Wegedichten in deutschen Nationalparks

Über den Tellerrand geschaut

Was steht in den 2012er Evaluierungsstudien der deutschen Nationalparks über Wanderwege drin?

Muss weg

Die Komitee-Berichte

Komitee-Bericht zur Evaluierung des Nationalparks Sächsische Schweiz
Wege: „Maßnahmen zum Wegerückbau noch zu gering“ (S. 27), „Forcierung von Maßnahmen der Wegeauflassung und des Wegerückbaus erforderlich“, „Priorität hoch, verantwortlich: Nationalparkverwaltung“ (S. 27), „Schwäche: Maßnahmen der Besucherlenkung bei weitem nicht ausreichend, kein Konzept zur Reduzierung der außerordentlich hohen Wegdichte“ (S. 29), „Schwäche: Netz außerordentlich umfangreich gekennzeichneter Wege führt zumindest außerhalb der Kernzone zu weitgehend ganzflächiger Besucherfrequentierung mit entsprechendem Beeinträchtigungspotential“ (S. 40)

Komitee-Bericht zur Evaluierung des Nationalparks Vorpommersche Boddenlandschaft
Wege: Auf S. 20 wird lediglich einmal der „Rückbau von Wegen“ kurz erwähnt.

Komitee-Bericht zur Evaluierung des Nationalparks Jasmund
Wege: ... das „zu enge Wegenetz ist [...] auszudünnen“ (S. 21), „Reduzierung des Wegenetzes [...] dringend erforderlich“ (S. 23)

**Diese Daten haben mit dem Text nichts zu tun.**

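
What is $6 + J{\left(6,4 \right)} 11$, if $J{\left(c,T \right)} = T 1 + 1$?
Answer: $61$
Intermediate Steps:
$J{\left(c,T \right)} = 1 + T$ ($J{\left(c,T \right)} = T + 1 = 1 + T$)
$6 + J{\left(6,4 \right)} 11 = 6 + \left(1 + 4\right) 11 = 6 + 5 \cdot 11 = 6 + 55 = 61$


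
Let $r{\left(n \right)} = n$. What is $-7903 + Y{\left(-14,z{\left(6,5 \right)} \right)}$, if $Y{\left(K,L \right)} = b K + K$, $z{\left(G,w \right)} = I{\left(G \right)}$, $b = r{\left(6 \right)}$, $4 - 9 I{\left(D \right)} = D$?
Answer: $-8001$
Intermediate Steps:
$I{\left(D \right)} = \frac{4}{9} - \frac{D}{9}$
$b = 6$
$z{\left(G,w \right)} = \frac{4}{9} - \frac{G}{9}$
$Y{\left(K,L \right)} = 7 K$ ($Y{\left(K,L \right)} = 6 K + K = 7 K$)
$-7903 + Y{\left(-14,z{\left(6,5 \right)} \right)} = -7903 + 7 \left(-14\right) = -7903 - 98 = -8001$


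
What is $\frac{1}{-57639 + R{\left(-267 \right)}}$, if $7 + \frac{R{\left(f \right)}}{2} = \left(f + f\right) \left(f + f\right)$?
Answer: $\frac{1}{512659} \approx 1.9506 \cdot 10^{-6}$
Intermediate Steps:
$R{\left(f \right)} = -14 + 8 f^{2}$ ($R{\left(f \right)} = -14 + 2 \left(f + f\right) \left(f + f\right) = -14 + 2 \cdot 2 f 2 f = -14 + 2 \cdot 4 f^{2} = -14 + 8 f^{2}$)
$\frac{1}{-57639 + R{\left(-267 \right)}} = \frac{1}{-57639 - \left(14 - 8 \left(-267\right)^{2}\right)} = \frac{1}{-57639 + \left(-14 + 8 \cdot 71289\right)} = \frac{1}{-57639 + \left(-14 + 570312\right)} = \frac{1}{-57639 + 570298} = \frac{1}{512659}$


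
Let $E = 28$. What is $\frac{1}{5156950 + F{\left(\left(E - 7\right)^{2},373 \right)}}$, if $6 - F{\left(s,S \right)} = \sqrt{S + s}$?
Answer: $\frac{2578478}{13297097592561} + \frac{\sqrt{814}}{26594195185122} \approx 1.9391 \cdot 10^{-7}$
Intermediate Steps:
$F{\left(s,S \right)} = 6 - \sqrt{S + s}$
$\frac{1}{5156950 + F{\left(\left(E - 7\right)^{2},373 \right)}} = \frac{1}{5156950 + \left(6 - \sqrt{373 + \left(28 - 7\right)^{2}}\right)} = \frac{1}{5156950 + \left(6 - \sqrt{373 + 21^{2}}\right)} = \frac{1}{5156950 + \left(6 - \sqrt{373 + 441}\right)} = \frac{1}{5156950 + \left(6 - \sqrt{814}\right)} = \frac{1}{5156956 - \sqrt{814}}$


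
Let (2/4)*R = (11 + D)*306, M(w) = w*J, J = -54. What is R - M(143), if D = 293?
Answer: 193770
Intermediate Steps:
M(w) = -54*w (M(w) = w*(-54) = -54*w)
R = 186048 (R = 2*((11 + 293)*306) = 2*(304*306) = 2*93024 = 186048)
R - M(143) = 186048 - (-54)*143 = 186048 - 1*(-7722) = 186048 + 7722 = 193770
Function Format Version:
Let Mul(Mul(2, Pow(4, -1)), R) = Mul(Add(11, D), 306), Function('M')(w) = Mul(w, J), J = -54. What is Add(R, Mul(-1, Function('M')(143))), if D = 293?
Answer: 193770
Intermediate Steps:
Function('M')(w) = Mul(-54, w) (Function('M')(w) = Mul(w, -54) = Mul(-54, w))
R = 186048 (R = Mul(2, Mul(Add(11, 293), 306)) = Mul(2, Mul(304, 306)) = Mul(2, 93024) = 186048)
Add(R, Mul(-1, Function('M')(143))) = Add(186048, Mul(-1, Mul(-54, 143))) = Add(186048, Mul(-1, -7722)) = Add(186048, 7722) = 193770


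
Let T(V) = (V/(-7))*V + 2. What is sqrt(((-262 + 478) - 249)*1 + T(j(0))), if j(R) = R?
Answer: I*sqrt(31) ≈ 5.5678*I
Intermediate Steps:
T(V) = 2 - V**2/7 (T(V) = (V*(-1/7))*V + 2 = (-V/7)*V + 2 = -V**2/7 + 2 = 2 - V**2/7)
sqrt(((-262 + 478) - 249)*1 + T(j(0))) = sqrt(((-262 + 478) - 249)*1 + (2 - 1/7*0**2)) = sqrt((216 - 249)*1 + (2 - 1/7*0)) = sqrt(-33*1 + (2 + 0)) = sqrt(-33 + 2) = sqrt(-31) = I*sqrt(31)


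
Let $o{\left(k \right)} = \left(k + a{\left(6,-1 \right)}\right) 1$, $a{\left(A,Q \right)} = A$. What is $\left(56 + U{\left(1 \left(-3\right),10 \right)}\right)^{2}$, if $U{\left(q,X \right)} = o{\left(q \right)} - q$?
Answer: $3844$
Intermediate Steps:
$o{\left(k \right)} = 6 + k$ ($o{\left(k \right)} = \left(k + 6\right) 1 = \left(6 + k\right) 1 = 6 + k$)
$U{\left(q,X \right)} = 6$ ($U{\left(q,X \right)} = \left(6 + q\right) - q = 6$)
$\left(56 + U{\left(1 \left(-3\right),10 \right)}\right)^{2} = \left(56 + 6\right)^{2} = 62^{2} = 3844$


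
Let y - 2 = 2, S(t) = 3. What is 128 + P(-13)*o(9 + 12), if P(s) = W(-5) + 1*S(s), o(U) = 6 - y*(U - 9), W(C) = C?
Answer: 212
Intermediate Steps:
y = 4 (y = 2 + 2 = 4)
o(U) = 42 - 4*U (o(U) = 6 - 4*(U - 9) = 6 - 4*(-9 + U) = 6 - (-36 + 4*U) = 6 + (36 - 4*U) = 42 - 4*U)
P(s) = -2 (P(s) = -5 + 1*3 = -5 + 3 = -2)
128 + P(-13)*o(9 + 12) = 128 - 2*(42 - 4*(9 + 12)) = 128 - 2*(42 - 4*21) = 128 - 2*(42 - 84) = 128 - 2*(-42) = 128 + 84 = 212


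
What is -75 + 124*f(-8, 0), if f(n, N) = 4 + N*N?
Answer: 421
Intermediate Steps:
f(n, N) = 4 + N²
-75 + 124*f(-8, 0) = -75 + 124*(4 + 0²) = -75 + 124*(4 + 0) = -75 + 124*4 = -75 + 496 = 421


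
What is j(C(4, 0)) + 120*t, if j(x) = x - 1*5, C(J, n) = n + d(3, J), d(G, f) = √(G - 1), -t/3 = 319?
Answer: -114845 + √2 ≈ -1.1484e+5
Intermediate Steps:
t = -957 (t = -3*319 = -957)
d(G, f) = √(-1 + G)
C(J, n) = n + √2 (C(J, n) = n + √(-1 + 3) = n + √2)
j(x) = -5 + x (j(x) = x - 5 = -5 + x)
j(C(4, 0)) + 120*t = (-5 + (0 + √2)) + 120*(-957) = (-5 + √2) - 114840 = -114845 + √2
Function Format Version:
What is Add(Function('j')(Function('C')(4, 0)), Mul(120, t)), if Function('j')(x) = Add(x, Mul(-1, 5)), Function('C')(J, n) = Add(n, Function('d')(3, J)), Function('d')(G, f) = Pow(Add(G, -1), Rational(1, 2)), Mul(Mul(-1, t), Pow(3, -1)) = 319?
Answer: Add(-114845, Pow(2, Rational(1, 2))) ≈ -1.1484e+5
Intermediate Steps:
t = -957 (t = Mul(-3, 319) = -957)
Function('d')(G, f) = Pow(Add(-1, G), Rational(1, 2))
Function('C')(J, n) = Add(n, Pow(2, Rational(1, 2))) (Function('C')(J, n) = Add(n, Pow(Add(-1, 3), Rational(1, 2))) = Add(n, Pow(2, Rational(1, 2))))
Function('j')(x) = Add(-5, x) (Function('j')(x) = Add(x, -5) = Add(-5, x))
Add(Function('j')(Function('C')(4, 0)), Mul(120, t)) = Add(Add(-5, Add(0, Pow(2, Rational(1, 2)))), Mul(120, -957)) = Add(Add(-5, Pow(2, Rational(1, 2))), -114840) = Add(-114845, Pow(2, Rational(1, 2)))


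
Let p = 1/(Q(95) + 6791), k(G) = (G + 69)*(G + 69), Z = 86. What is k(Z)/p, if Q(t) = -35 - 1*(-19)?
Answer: 162769375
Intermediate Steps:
k(G) = (69 + G)**2 (k(G) = (69 + G)*(69 + G) = (69 + G)**2)
Q(t) = -16 (Q(t) = -35 + 19 = -16)
p = 1/6775 (p = 1/(-16 + 6791) = 1/6775 ≈ 0.00014760)
k(Z)/p = (69 + 86)**2/(1/6775) = 155**2*6775 = 24025*6775 = 162769375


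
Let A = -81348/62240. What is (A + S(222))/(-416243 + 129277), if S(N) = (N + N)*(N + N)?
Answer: -3067415823/4465190960 ≈ -0.68696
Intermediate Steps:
A = -20337/15560 (A = -81348*1/62240 = -20337/15560 ≈ -1.3070)
S(N) = 4*N**2 (S(N) = (2*N)*(2*N) = 4*N**2)
(A + S(222))/(-416243 + 129277) = (-20337/15560 + 4*222**2)/(-416243 + 129277) = (-20337/15560 + 4*49284)/(-286966) = (-20337/15560 + 197136)*(-1/286966) = (3067415823/15560)*(-1/286966) = -3067415823/4465190960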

Komitee-Bericht zur Evaluierung des Müritz-Nationalparks
Wege: Zerschneidungsgrad gering in Bezug auf Wanderpfade (S. 15). Empfehlung, alle Kreisstraßen im NLP zu Gemeindestraßen herabzustufen (S. 32). — Kommunalpolitische Anmerkung des Autors: Die Gemeinden werden sich da bestimmt über die Straßenbaulast sehr freuen.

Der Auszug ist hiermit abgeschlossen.